Ingrid Bergman - Um vulcão escandinavo
É redundante explicar porque é que Ingrid Bergman é uma actriz importante. Icónica. Talentosa. Incontornável. No entanto, e isto é inconcebível para alguns, há quem não saiba quem foi a mais famosa intérprete do cinema sueco. Europeu, até, embora com uma carreira feita quase na sua maioria na indústria americana. Em 1999, o AFI reconheceu-a como a quarta actriz mais icónica da História do Cinema, apenas superada por Katharine Hepburn, Bette Davis e Audrey Hepburn. A vida de Bergman é tão cativante e turbulenta como a sua carreira: o seu romance com um casado Roberto Rosselini, e posterior gravidez, chocou Hollywood numa altura em que Bergman era a sua mais respeitada actriz e tornou-a numa pária; a sua vontade de ser verdadeira a si mesma colocou-a em choque com a Igreja, com os Estúdios, com o público. Mas Ingrid Bergman é a prova absoluta de que se pode ser fiel ao que se deseja e continuar a rasgar tabus de alto a baixo. A sua carreira, de cinco décadas sempre vista como um exemplo, prova-o.
Bergman chega a Hollywood depois de 3 anos a subir num cinema sueco que ainda não recebera a benção eterna de outro Bergman realizador, e no Cinema Alemão que já sobre o domínio da propaganda nazi, incomodava a sua disposição mais liberal. No entanto, foi imediatamente notada não só pela sua beleza, como naturalidade. Ajudava que, ao contrário de outra actrizes europeias que fizeram a transição para Hollywood nesta altura, como Dietrich ou Garbo, Ingrid era fluente em várias línguas desde jovem, incluindo o Inglês. Na década de 1940, depois de ser recebida como um entusiasmante novo talento, Bergman faz uma sequência de filmes que lhe valeriam honras de Óscar e de culto: “The bells of Saint Mary’s”, “Gaslight” – o seu primeiro Óscar – colaborações com Hitchcock em “Spellbound” e “Notorious” e claro, “Casablanca”. Com Bergman, há sempre “Casablanca”. A sua Ilsa Lund tornou-se a sua personagem definitiva, de uma das definitivas do Cinema como Arte e Entretenimento. De tal forma que quando a franchise “Missão Impossível” contratou Rebecca Ferguson, actriz sueca, para interpretar uma bela mulher misteriosa no meio de intriga de espionagem, nomeou-a de Ilsa… Faust.
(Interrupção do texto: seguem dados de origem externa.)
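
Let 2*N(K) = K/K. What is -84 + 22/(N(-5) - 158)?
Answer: -26504/315 ≈ -84.140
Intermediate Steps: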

Bergman achou menor o filme de Michael Curtiz, a personagem vulgar e pareceu chateada pelo facto de toda a gente lhe fazer mais perguntas sobre “Casablanca” do que sobre qualquer outro filme; e quando, desiludida com os papéis que Hollywood lhe dava, regressou à Europa para trabalhar, e não só, com Roberto Rosselini, ficou claro que as suas ambições eram outras.
E mesmo que a sua carreira lhe tenha trazido mais Óscares, filmes – incluindo com o tal Bergman que realizava, “Autumn’s sonata” – aquilo pelo qual lembramos esta magnífica actriz é a sua face, a maneira como consegue exprimir emoções e sentimentos opostos sem se atropelar ou evitar, como parece estar constantemente no ecrã em actividade mental, a pensar, a raciocinar, a calcular, enquanto muitas actrizes do seu tempo, quando confrontadas com a cena, com o diálogo, se limitam a trancar os seus olhos nos do actor ou actriz do outro lado. Cada close up é um tesouro e cada movimento dos olhos, aquele olhar que desarma ou crucifica ou seduz é um trunfo maior de uma actriz capaz de sobreviver em qualquer estilo, registo ou direcção. Ao ser capaz e mostrar vontade de explorar todas as cinematografias que conseguisse, Bergman foi provavelmente a primeira actriz verdadeiramente internacional, com carreiras igualmente importantes e bem sucedidas em ambos os lados do Atlântico. Como referido em cima, é redundante explicar a sua importância. São assim os ícones.